# Happy Thanksgiving in Canada



## carcajou (Jan 28, 2011)

To all the Canadian members, wishing everyone a Happy Thanksgiving.

Family wise it's been a difficult year for us losing my mom, aunt and a close family friend. Farm wise its been a good year with very strong hay sales and good cattle prices. Crops are in storage and the yearlings were sold before the 18" snowfall earlier this week. Fall tillage to finish and fertilizer to go down but lots of time for that when the snow melts. Time to go enjoy a nice sunny day!


----------



## somedevildawg (Jun 20, 2011)

Sorry to hear of your loss Ray....mine is 90 and not in the best of health, spend as many hours as I can with her....God bless our Mothers


----------



## glasswrongsize (Sep 15, 2015)

Happy Thanksgiving to yall. No matter what life throws, I never have to search far to find something for which I am thankful. It is a good thing to do on the worst of days; that is when it is the hardest, but best for my mental state. Again, Happy Thanksgiving.

Mark

...is turkey and punkun (also called "pumpkin) pie the tradition there?


----------



## SCtrailrider (May 1, 2016)

Happy Thanksgiving to Y'all up their.. Have a pecan pie as a snack...


----------



## carcajou (Jan 28, 2011)

SCtrailrider said:


> Happy Thanksgiving to Y'all up their.. Have a pecan pie as a snack...

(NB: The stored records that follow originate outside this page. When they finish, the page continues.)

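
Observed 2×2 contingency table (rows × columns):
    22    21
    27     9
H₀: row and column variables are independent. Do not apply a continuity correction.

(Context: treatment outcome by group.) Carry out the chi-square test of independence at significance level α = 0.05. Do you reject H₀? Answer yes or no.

reject H₀: yes

Row totals [43, 36], col totals [49, 30], n=79
χ² = (22−26.67)²/26.67 + (21−16.33)²/16.33 + (27−22.33)²/22.33 + (9−13.67)²/13.67 = 4.7271
df = 1
p-value (upper-tail) = 0.02969
At α=0.05: p < α → reject H₀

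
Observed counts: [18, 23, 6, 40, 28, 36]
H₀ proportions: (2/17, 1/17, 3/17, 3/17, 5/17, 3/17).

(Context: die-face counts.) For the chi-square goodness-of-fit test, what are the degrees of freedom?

df = k − 1 = 6 − 1 = 5

degrees of freedom = 5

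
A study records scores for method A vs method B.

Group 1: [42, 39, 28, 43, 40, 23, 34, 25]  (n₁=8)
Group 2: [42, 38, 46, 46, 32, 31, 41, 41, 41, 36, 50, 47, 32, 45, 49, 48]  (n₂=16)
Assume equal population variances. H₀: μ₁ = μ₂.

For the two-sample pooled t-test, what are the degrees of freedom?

degrees of freedom = 22

df = n₁ + n₂ − 2 = 8 + 16 − 2 = 22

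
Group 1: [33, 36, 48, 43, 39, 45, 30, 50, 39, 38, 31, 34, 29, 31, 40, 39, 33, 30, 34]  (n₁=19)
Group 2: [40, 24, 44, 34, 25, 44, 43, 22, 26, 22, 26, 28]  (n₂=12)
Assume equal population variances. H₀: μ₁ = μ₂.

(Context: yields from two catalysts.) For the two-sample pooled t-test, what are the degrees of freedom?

df = n₁ + n₂ − 2 = 19 + 12 − 2 = 29

degrees of freedom = 29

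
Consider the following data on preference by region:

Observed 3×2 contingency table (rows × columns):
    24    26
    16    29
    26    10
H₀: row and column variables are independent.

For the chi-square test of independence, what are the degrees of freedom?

df = (r−1)(c−1) = (3−1)·(2−1) = 2

degrees of freedom = 2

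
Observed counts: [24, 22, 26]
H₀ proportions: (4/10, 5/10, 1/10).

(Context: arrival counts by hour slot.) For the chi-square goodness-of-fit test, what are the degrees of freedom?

degrees of freedom = 2

df = k − 1 = 3 − 1 = 2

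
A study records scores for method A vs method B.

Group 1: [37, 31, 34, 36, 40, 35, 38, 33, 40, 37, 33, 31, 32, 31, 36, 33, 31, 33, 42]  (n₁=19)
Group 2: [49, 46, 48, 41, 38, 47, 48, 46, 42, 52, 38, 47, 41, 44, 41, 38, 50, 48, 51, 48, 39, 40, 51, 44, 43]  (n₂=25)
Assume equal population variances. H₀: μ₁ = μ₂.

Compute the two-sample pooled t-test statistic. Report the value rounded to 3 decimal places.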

Never seen a pecan pie. Something new to try!


----------



## carcajou (Jan 28, 2011)

glasswrongsize said:


> Happy Thanksgiving to yall. No matter what life throws, I never have to search far to find something for which I am thankful. It is a good thing to do on the worst of days; that is when it is the hardest, but best for my mental state. Again, Happy Thanksgiving.
> 
> Mark
> 
> ...is turkey and punkun (also called "pumpkin) pie the tradition there?


Turkey, stuffing, ham, cabbage rolls, brussel sprouts, carrots, asparagus, potatoes, yams, apple and pumpkin pie. Enough leftovers for a couple days. Love holidays for the food!


----------



## Vol (Jul 5, 2009)

carcajou said:


> Never seen a pecan pie. Something new to try!


A Pecan pie fresh out of the oven with new crop pecans is hard to beat....add a scoop of old fashioned vanilla ice cream and you have a recipe for Southern delight.

Regards, Mike


----------



## r82230 (Mar 1, 2016)

Vol said:


> A Pecan pie fresh out of the oven with new crop pecans is hard to beat....add a scoop of old fashioned vanilla ice cream and you have a recipe for Southern delight.
> 
> Regards, Mike


I'll second that, along with letting your belt out another notch or two and you might want to steer clear of the scales for a couple of days (don't ask how I would know that, BTW ). But it's like you went to heaven. 

Larry


----------



## Ray 54 (Aug 2, 2014)

Vol said:


> A Pecan pie fresh out of the oven with new crop pecans is hard to beat....add a scoop of old fashioned vanilla ice cream and you have a recipe for Southern delight.
> 
> Regards, Mike


To make my neighbors happy we use walnuts, a lot of times. But with grapes being the in crop locally and the years long drought killing walnut trees probably nobody cares anymore. Put 2 scoops of ice cream on the dairy farmers need any help we can give.

An a belated best wishes for are Canadian members.


----------



## slowzuki (Mar 8, 2011)

Was a great turkey day in the east. Finished clearing a half acre that I started 5 years ago and had some neighbours over to enjoy the fire of all the limbs and junk.


----------